Okulumuzun binası Osmanlı'dan mirastı, öğretisi ise Cumhuriyet’ten güç alıyordu.

Bu açıdan dönemimizdeki öğrencilere göre şanslıydık ve bu eğitim disiplini sonraki yıllarda bizim giysimizdeki yaka iğnesi gibi nereye gitsek peşimizden geldi. Okulun farkı hayatımıza yansıdı.

Derneğimiz sayesinde öğretmenlerimizin bir kısmı ile hala görüşüyoruz; ilişkimiz saygı ve sevgi çerçevesinde, tadından yenmez bir halde ilerliyor.

Buradan, birliğimizi sağlayan derneğimizin onursal başkanı Birnur Özümert ve şimdiki yöneticisi Melike Diridir ile birlikte tüm emek verenlere de selamlar olsun. 

Size biraz İKL'nin tarihçesinden de söz etmek istiyorum...

İKL, kökü Osmanlı'ya dayanan bir okul. Hatta resmi kaynaklara göre adı "Osmanlı Devleti'nin ilk sivil lisesi" olarak geçiyor. O güne kadar Osmanlı öğretim sisteminde "lise" derecesi ilk kez burada uygulanıyor.

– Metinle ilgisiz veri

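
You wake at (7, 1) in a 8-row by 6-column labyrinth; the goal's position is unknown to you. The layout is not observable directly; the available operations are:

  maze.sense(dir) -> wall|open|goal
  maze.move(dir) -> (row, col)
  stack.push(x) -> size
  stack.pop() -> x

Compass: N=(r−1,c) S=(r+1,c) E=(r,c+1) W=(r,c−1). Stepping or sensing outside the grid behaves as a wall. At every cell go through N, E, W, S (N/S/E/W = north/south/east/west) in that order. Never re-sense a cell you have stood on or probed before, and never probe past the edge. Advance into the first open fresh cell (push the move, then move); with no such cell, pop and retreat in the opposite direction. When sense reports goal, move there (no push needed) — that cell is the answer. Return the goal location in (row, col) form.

Next I call maze.sense with dir='north', which returns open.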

Sultan II. Mahmud’un eşi, Sultan Abdülmecid’in annesi olan Bezmialem Valide Sultan tarafından yaptırılan okulumuz; yalnızca eğitim geçmişiyle değil, Türk voleybol tarihindeki öncü rolüyle de öne çıkıyor.

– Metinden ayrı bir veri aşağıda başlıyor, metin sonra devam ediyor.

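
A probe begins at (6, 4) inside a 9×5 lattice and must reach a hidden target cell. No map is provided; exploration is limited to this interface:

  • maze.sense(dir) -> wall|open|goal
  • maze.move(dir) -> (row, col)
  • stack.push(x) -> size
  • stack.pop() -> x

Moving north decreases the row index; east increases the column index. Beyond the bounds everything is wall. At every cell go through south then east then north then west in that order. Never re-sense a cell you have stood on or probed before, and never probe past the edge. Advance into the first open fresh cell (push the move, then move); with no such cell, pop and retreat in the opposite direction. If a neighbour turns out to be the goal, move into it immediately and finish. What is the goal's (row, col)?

;; 1. sense(dir=south) ~> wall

;; 2. sense(dir=north) ~> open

;; 3. push(x=north) ~> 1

;; 4. move(dir=north) ~> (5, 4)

;; 5. sense(dir=north) ~> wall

;; 6. sense(dir=west) ~> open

;; 7. push(x=west) ~> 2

;; 8. move(dir=west) ~> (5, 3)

;; 9. sense(dir=south) ~> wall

;; 10. sense(dir=north) ~> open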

İstanbul Kız Lisesi, 1924 yılında düzenlenen kız liseleri arasındaki ilk Türkiye Voleybol Şampiyonası’nda birincilik kazanarak adını tarihe yazdırdı.

Bu bina ayrıca 19. yüzyılın eğitim reformlarından biri olarak daha önce hiç olmayan lise derecesinin uygulandığı Osmanlı'nın ilk sivil lisesine dönüştü.

Günümüzde halen kullanımda olan binası tarihi akış içerisinde sırasıyla; Mekteb-i Mülkiye-i Şahane, İstanbul Ennas (Kızlar) Sultanisi, Bezmialem Sultanisi, İstanbul Kız Lisesi ve Cağaloğlu Anadolu Lisesi olarak kullanıldı.

Okulumuzun renkleri ise bordo ve griydi.